La façon dont cet homme secret se livre et se cache me trouble. Sa quête m’interroge. Qu’attend-il de moi ? Que me chante-t-il à travers ce bain ambigu, ces allusions au bonheur ? Du bonheur, j’ai une idée très précise, très peu théorique. Je suis heureuse quand je suis amoureuse. La définition frise la brève de comptoir, j’en conviens. Vérité personnelle. Je reconnais qu’être amoureuse traduit un état fugitif toujours suivi de serrements de cœur à fendre pierre et ne rime à rien. J’aime faire rimer ce rien avec « viens », quand mes lèvres s’approchent de la bouche d’un soupirant et que nos désirs se conjuguent. Dans cette extase, ne compte que ma passion. Je serais capable de sculpter nuit et jour pour exprimer le feu qui danse en moi.

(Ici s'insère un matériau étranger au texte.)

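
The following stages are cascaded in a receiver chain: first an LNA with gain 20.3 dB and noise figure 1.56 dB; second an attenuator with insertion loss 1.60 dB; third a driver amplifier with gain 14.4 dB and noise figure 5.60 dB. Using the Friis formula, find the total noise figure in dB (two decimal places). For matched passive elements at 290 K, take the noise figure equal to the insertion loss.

Convert to linear (a loss of L dB is a gain of −L dB): F_i = 10^(NF_i/10), G_i = 10^(G_i,dB/10)
  Stage 1: F_1 = 10^(1.56/10) = 1.432, G_1 = 10^(20.3/10) = 107.2
  Stage 2: F_2 = 10^(1.60/10) = 1.445, G_2 = 10^(−1.60/10) = 0.6918
  Stage 3: F_3 = 10^(5.60/10) = 3.631, G_3 = 10^(14.4/10) = 27.54
Friis cascade:
  F = 1.432 + (1.445 − 1)/107.2 + (3.631 − 1)/74.13 = 1.472
NF = 10 log₁₀(1.472) = 1.68 dB

1.68 dB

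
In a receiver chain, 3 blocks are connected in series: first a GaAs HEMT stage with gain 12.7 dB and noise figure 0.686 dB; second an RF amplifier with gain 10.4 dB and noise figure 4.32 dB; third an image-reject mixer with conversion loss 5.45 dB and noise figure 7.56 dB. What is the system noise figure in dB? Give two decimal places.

1.09 dB

Convert to linear (a loss of L dB is a gain of −L dB): F_i = 10^(NF_i/10), G_i = 10^(G_i,dB/10)
  Stage 1: F_1 = 10^(0.686/10) = 1.171, G_1 = 10^(12.7/10) = 18.62
  Stage 2: F_2 = 10^(4.32/10) = 2.704, G_2 = 10^(10.4/10) = 10.96
  Stage 3: F_3 = 10^(7.56/10) = 5.702, G_3 = 10^(−5.45/10) = 0.2851
Friis cascade:
  F = 1.171 + (2.704 − 1)/18.62 + (5.702 − 1)/204.2 = 1.286
NF = 10 log₁₀(1.286) = 1.09 dB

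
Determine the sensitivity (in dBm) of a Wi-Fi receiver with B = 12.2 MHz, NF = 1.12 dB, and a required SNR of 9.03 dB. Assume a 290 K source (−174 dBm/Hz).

Sensitivity = −174 + 10 log₁₀(B) + NF + SNR_min
= −174 + 70.86 + 1.12 + 9.03
= −92.99 dBm → −93.0 dBm

−93.0 dBm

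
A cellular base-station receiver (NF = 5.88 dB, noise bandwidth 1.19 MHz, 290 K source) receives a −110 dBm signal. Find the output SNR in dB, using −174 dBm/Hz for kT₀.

Noise floor: N = −174 + 10 log₁₀(B) + NF
10 log₁₀(1.19×10⁶) = 60.76 dB
N = −174 + 60.76 + 5.88 = −107.36 dBm
SNR = P_sig − N = −110 − (−107.36) = −2.64 dB → −2.6 dB

−2.6 dB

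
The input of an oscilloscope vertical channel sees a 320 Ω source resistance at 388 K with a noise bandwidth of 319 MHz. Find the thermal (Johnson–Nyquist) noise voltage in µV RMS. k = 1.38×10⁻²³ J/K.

46.8 µV

V_n = √(4kTRB)
4kTRB = 4 × 1.38×10⁻²³ × 388 × 3.20×10² × 3.19×10⁸ = 2.19×10⁻⁹ V²
V_n = √(2.19×10⁻⁹) = 4.68×10⁻⁵ V = 46.8 µV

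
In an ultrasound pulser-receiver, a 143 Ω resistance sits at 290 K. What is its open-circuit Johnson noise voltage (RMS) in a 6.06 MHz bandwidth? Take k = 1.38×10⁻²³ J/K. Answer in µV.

3.72 µV

V_n = √(4kTRB)
4kTRB = 4 × 1.38×10⁻²³ × 290 × 1.43×10² × 6.06×10⁶ = 1.39×10⁻¹¹ V²
V_n = √(1.39×10⁻¹¹) = 3.72×10⁻⁶ V = 3.72 µV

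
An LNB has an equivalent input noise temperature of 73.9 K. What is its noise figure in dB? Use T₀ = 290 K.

0.986 dB

F = 1 + T_e/T₀ = 1 + 73.9/290 = 1.25483
NF = 10 log₁₀(1.25483) = 0.986 dB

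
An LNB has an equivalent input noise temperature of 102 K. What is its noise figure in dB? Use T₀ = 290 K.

F = 1 + T_e/T₀ = 1 + 102/290 = 1.35172
NF = 10 log₁₀(1.35172) = 1.31 dB

1.31 dB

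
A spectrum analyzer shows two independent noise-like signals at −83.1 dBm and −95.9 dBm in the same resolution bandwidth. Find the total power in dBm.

−82.9 dBm

Convert to linear, add, convert back:
P₁ = 4.90×10⁻¹² W, P₂ = 2.57×10⁻¹³ W
P_tot = 5.15×10⁻¹² W → 10 log₁₀(P_tot / 10⁻³) = −82.9 dBm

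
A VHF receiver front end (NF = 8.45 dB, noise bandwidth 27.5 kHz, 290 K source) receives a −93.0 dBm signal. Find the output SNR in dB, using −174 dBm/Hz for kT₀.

28.2 dB

Noise floor: N = −174 + 10 log₁₀(B) + NF
10 log₁₀(2.75×10⁴) = 44.39 dB
N = −174 + 44.39 + 8.45 = −121.16 dBm
SNR = P_sig − N = −93.0 − (−121.16) = 28.16 dB → 28.2 dB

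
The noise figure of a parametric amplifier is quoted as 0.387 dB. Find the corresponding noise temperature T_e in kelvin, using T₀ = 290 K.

F = 10^(0.387/10) = 1.0932
T_e = (F − 1)·T₀ = (1.0932 − 1) × 290 = 27.0 K

27.0 K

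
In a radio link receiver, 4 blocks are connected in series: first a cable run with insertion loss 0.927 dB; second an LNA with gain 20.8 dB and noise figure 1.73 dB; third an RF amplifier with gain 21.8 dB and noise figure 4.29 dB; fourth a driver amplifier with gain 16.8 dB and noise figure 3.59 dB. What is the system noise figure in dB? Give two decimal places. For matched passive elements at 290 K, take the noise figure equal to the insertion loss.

Convert to linear (a loss of L dB is a gain of −L dB): F_i = 10^(NF_i/10), G_i = 10^(G_i,dB/10)
  Stage 1: F_1 = 10^(0.927/10) = 1.238, G_1 = 10^(−0.927/10) = 0.8078
  Stage 2: F_2 = 10^(1.73/10) = 1.489, G_2 = 10^(20.8/10) = 120.2
  Stage 3: F_3 = 10^(4.29/10) = 2.685, G_3 = 10^(21.8/10) = 151.4
  Stage 4: F_4 = 10^(3.59/10) = 2.286, G_4 = 10^(16.8/10) = 47.86
Friis cascade:
  F = 1.238 + (1.489 − 1)/0.8078 + (2.685 − 1)/97.12 + (2.286 − 1)/1.470×10⁴ = 1.861
NF = 10 log₁₀(1.861) = 2.70 dB

2.70 dB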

Le ciel se déploie, la mer s’étend, les odeurs s’exhalent et le moindre bruissement souligne le silence. Plus belle, hors de moi, je vibre à l’unisson de l’univers. Si le paradis avait goût d’éternité, il serait ce moment où les corps, encore enchevêtrés, restent enlacés ; les amants ont tout donné, tout reçu. Pourtant, je ne souhaite plus être amoureuse. Je ne veux plus entrer dans la vie d’un homme, ni m’innerver dans ses ramifications, ni me saouler de ses discours. Trop de douleurs, de déceptions, d’infinies tristesses. Trop de désillusions.

Je ne serai jamais amoureuse de Georges. Cette certitude nous rapproche. Peut-être a-t-il eu envie de moi, au tout début, quand il était passé me surprendre à l’atelier. Peut-être n’était-il pas revenu que pour l’Africaine. Peut-être ai-je été tentée un jour d’effleurer les lèvres qui avaient embrassé mes doigts. Ce secret nous lie et l’autorise à me confier ses divagations. Il m’oblige. Pour ne pas perdre cette complicité, j’accepte le rôle qu’il m’attribue, observatrice amusée de ses démêlés avec lui-même, témoin distante de ce forage in utero. Je pressens un événement. Ce voyage apparemment innocent ne le restera pas. Georges se préoccupe trop des stigmates de l’âme pour cheminer oisivement sans but. Je ne devine pas encore le dénouement, quand viendra la chute et qui portera le coup. J’ai appris, en façonnant l’argile et en la fondant en bronze, à tourner des jours et des jours autour d’un bloc qui résiste et se refuse à livrer le mystère caché de son personnage. Il y faut de la patience, de la colère parfois, de la douleur souvent, de l’amour, toujours.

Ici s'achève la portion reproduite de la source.